Paşa, masasının üzerinde duran kitabı açarak:
-Bunun cevabını en iyi Hamilton’un kendi raporunda okuyabilirsiniz? Benim o gün gördüğüm sebep şudur: Düşman muhtelif kollarla toplu nizamda olarak ilerliyordu. Bu yürüyüş kolları önlerinde henüz ne hiçbir mevcudiyete, ne de hiçbir faaliyete tesadüf etmeyeceklerini zannediyorlardı. Onun için önlerinde hafif avcı hattı bulundurmakla iktifa etmişlerdi.
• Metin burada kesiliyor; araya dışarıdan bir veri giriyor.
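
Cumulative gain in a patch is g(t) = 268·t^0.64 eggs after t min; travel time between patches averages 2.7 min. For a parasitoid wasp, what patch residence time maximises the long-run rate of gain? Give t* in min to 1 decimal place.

4.8 min

Optimal t* satisfies g'(t*) = g(t*)/(T + t*).
g'(t) = 0.64·268·t^-0.36. Setting 0.64·268·t^-0.36 = 268·t^0.64/(2.7+t) gives 0.64(2.7+t) = t, so 0.36·t = 0.64×2.7.
t* = 0.64×2.7/0.36 = 4.8 min.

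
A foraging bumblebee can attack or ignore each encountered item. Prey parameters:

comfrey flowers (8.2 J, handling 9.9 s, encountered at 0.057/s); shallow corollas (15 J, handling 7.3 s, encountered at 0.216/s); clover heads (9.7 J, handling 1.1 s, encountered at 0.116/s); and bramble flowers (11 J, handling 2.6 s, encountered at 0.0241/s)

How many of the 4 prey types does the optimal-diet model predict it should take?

Rank by E/h (J/s): clover heads 8.82, bramble flowers 4.23, shallow corollas 2.05, comfrey flowers 0.828. Include each in turn until the next type's E/h falls below the running intake rate.
Rate on top 1: 0.9979. bramble flowers: 4.23 > 0.9979 → include.
Rate on top 2: 1.168. shallow corollas: 2.05 > 1.168 → include.
Rate on top 3: 1.673. comfrey flowers: 0.828 < 1.673 → exclude; stop.
Optimal diet: clover heads, bramble flowers, shallow corollas — 3 of 4 types.

3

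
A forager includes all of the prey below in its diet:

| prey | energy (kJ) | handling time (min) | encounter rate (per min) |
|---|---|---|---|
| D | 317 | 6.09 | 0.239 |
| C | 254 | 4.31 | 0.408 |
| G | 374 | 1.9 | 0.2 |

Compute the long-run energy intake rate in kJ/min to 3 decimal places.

55.332 kJ/min

R = (0.239×317 + 0.408×254 + 0.2×374) / (1 + 0.239×6.09 + 0.408×4.31 + 0.2×1.9) = 254.2/4.594 = 55.33 kJ/min.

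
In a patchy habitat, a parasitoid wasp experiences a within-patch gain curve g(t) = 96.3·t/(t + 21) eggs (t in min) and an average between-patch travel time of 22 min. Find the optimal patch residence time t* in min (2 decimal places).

Optimal t* satisfies g'(t*) = g(t*)/(T + t*).
g'(t) = 96.3·21/(t + 21)². Setting 96.3·21/(t+21)² = 96.3t/[(t+21)(22+t)] gives 21(22+t) = t(t+21), so t² = 21×22 = 462.
t* = √462 = 21.49 min.

21.49 min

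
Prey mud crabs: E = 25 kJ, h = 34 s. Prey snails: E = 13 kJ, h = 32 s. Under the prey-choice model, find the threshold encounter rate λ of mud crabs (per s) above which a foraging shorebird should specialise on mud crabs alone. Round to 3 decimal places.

At the threshold, the rate on mud crabs alone equals the profitability of snails: λ·25/(1 + λ·34) = 13/32 = 0.4062.
Rearranging, λ(25 − 0.4062×34) = 0.4062, so λ = 0.4062/11.19 = 0.03631 per s.

0.036 per s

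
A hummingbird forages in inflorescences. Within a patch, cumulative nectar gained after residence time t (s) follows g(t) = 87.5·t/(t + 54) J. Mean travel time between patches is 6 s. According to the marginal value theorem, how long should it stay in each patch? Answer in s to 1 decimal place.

18.0 s

By the marginal value theorem, leave when the instantaneous gain rate g'(t) equals the habitat-wide average g(t)/(T + t).
g'(t) = 87.5·54/(t + 54)². Setting 87.5·54/(t+54)² = 87.5t/[(t+54)(6+t)] gives 54(6+t) = t(t+54), so t² = 54×6 = 324.
t* = √324 = 18 s.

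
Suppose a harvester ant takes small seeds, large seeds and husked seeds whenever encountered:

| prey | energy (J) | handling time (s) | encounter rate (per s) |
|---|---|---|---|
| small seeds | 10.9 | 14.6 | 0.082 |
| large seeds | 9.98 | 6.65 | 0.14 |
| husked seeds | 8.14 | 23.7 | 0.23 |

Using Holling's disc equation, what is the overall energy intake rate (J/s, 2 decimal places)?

0.49 J/s

R = (0.082×10.9 + 0.14×9.98 + 0.23×8.14) / (1 + 0.082×14.6 + 0.14×6.65 + 0.23×23.7) = 4.163/8.579 = 0.4853 J/s.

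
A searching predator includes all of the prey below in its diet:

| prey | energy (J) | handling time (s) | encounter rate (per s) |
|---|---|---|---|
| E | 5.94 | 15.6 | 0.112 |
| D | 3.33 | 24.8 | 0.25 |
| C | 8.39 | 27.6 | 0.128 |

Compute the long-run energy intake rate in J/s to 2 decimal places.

0.21 J/s

R = (0.112×5.94 + 0.25×3.33 + 0.128×8.39) / (1 + 0.112×15.6 + 0.25×24.8 + 0.128×27.6) = 2.572/12.48 = 0.2061 J/s.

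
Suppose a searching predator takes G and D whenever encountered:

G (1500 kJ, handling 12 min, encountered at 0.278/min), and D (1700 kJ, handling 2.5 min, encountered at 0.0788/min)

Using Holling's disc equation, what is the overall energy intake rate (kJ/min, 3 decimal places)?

121.544 kJ/min

R = (0.278×1500 + 0.0788×1700) / (1 + 0.278×12 + 0.0788×2.5) = 551/4.533 = 121.5 kJ/min.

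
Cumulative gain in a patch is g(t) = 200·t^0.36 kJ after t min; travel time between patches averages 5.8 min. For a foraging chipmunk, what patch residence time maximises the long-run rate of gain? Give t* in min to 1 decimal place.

Maximise g(t)/(T+t): set derivative to zero → g'(t)(T+t) = g(t).
g'(t) = 0.36·200·t^-0.64. Setting 0.36·200·t^-0.64 = 200·t^0.36/(5.8+t) gives 0.36(5.8+t) = t, so 0.64·t = 0.36×5.8.
t* = 0.36×5.8/0.64 = 3.263 min.

3.3 min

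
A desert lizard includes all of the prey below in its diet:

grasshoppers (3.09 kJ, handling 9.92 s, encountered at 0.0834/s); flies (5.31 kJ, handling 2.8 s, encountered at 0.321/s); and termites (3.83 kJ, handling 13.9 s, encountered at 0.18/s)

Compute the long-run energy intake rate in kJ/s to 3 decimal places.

0.507 kJ/s

R = (0.0834×3.09 + 0.321×5.31 + 0.18×3.83) / (1 + 0.0834×9.92 + 0.321×2.8 + 0.18×13.9) = 2.652/5.228 = 0.5072 kJ/s.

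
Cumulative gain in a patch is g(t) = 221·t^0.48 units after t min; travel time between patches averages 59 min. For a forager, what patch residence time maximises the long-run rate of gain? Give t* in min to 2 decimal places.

54.46 min

By the marginal value theorem, leave when the instantaneous gain rate g'(t) equals the habitat-wide average g(t)/(T + t).
g'(t) = 0.48·221·t^-0.52. Setting 0.48·221·t^-0.52 = 221·t^0.48/(59+t) gives 0.48(59+t) = t, so 0.52·t = 0.48×59.
t* = 0.48×59/0.52 = 54.46 min.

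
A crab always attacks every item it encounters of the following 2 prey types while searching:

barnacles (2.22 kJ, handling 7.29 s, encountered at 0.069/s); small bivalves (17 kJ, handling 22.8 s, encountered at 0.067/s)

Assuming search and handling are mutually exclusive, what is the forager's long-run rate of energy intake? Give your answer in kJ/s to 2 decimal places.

R = (0.069×2.22 + 0.067×17) / (1 + 0.069×7.29 + 0.067×22.8) = 1.292/3.031 = 0.4264 kJ/s.

0.43 kJ/s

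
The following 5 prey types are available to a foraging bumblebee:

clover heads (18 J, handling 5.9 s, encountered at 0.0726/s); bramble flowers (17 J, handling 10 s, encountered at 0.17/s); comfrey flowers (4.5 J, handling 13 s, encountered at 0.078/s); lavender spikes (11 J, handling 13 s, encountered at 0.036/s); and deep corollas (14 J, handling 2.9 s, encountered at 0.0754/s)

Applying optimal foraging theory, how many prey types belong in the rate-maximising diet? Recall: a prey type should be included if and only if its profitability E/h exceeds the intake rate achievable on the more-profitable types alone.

3

Profitabilities (E/h, J/s): deep corollas 4.83, clover heads 3.05, bramble flowers 1.7, lavender spikes 0.846, comfrey flowers 0.346. Add prey in this order while the next type's profitability exceeds the intake rate on those already taken.
Rate on top 1: 0.8662. clover heads: 3.05 > 0.8662 → include.
Rate on top 2: 1.434. bramble flowers: 1.7 > 1.434 → include.
Rate on top 3: 1.569. lavender spikes: 0.846 < 1.569 → exclude; stop.
Optimal diet: deep corollas, clover heads, bramble flowers — 3 of 5 types.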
Bir taraftan kuvvetli ve fedakâr avcılarımızın hâkim sırtlardan inerek mezkûr düşman kollarının başlarına atılmaları, bir taraftan da topçularımızın isabetli şarapnellerinin yanaşık düşman kolları üzerine tesir etmesi düşmanda inzibatı da, kuveyi mâneviyeyi de, kumandayı da ihlâl etti. Baş taraftan tardedilen hafif avcı hatları bu sebeple geriden takviye olunamadı. Düşman da kâmilen gözlerini geriye çevirmek ve kaçmak tarikını (yolunu) tercih etti. Filhakika (hakikaten) düşman kolordusunda kumandanların müessir olmadığını da Hamilton bilâhare itiraf etmiştir. Fakat benim istiğrap ettiğim cihet Hamilton’un bizzat kendisi de oraya geldiği halde emrini yine infaz edememiş olmasıdır. Her halde Hamilton da dahil olduğu halde İngiliz kumandanları beyninde çok müzakere, çok tereddüt olması, ve bilhassa mes’uliyet korkusu, bize kendilerini mağlûp etmek fırsatını bahşetmiştir. Filhakika mes’uliyetten korkan kumandanların hiçbir vakit icap eden kararları veremediklerini, bunun neticesinde ise acı felâketler husule geldiğini bizzat ben de muhtelif zamanlarda görmüşümdür.
O gün ihraz (kazanılan) olunan muvaffakiyet pek ziyade şayanı memnniyettir. Fakat vaziyeti umumîyenin ıslah ve temini ve binnetice(neticede) payitahtın tamamen emniyetli bir surette muhafazası noktai nazarından beni henüz tatmin etmiyordu. Çünkü düşman üç gündür Arıburnu ile Azmak arasında başkaca mühim kuvvetlerle icra ettiği mütevali ve fedakârane hücumlar sayesinde Conkbayırı ve Şahintepe’de mevcut tehditkâr vaziyete sahip bulunuyordu.
Filhakika Hamilton bütün Kocaçimen silsilesine malik olmak noktai nazarından Conkbayırı’ının zabtını muvaffakiyetine beraeti istihlâl addediyor, bu mevzii, mihveri harekât addediyordu.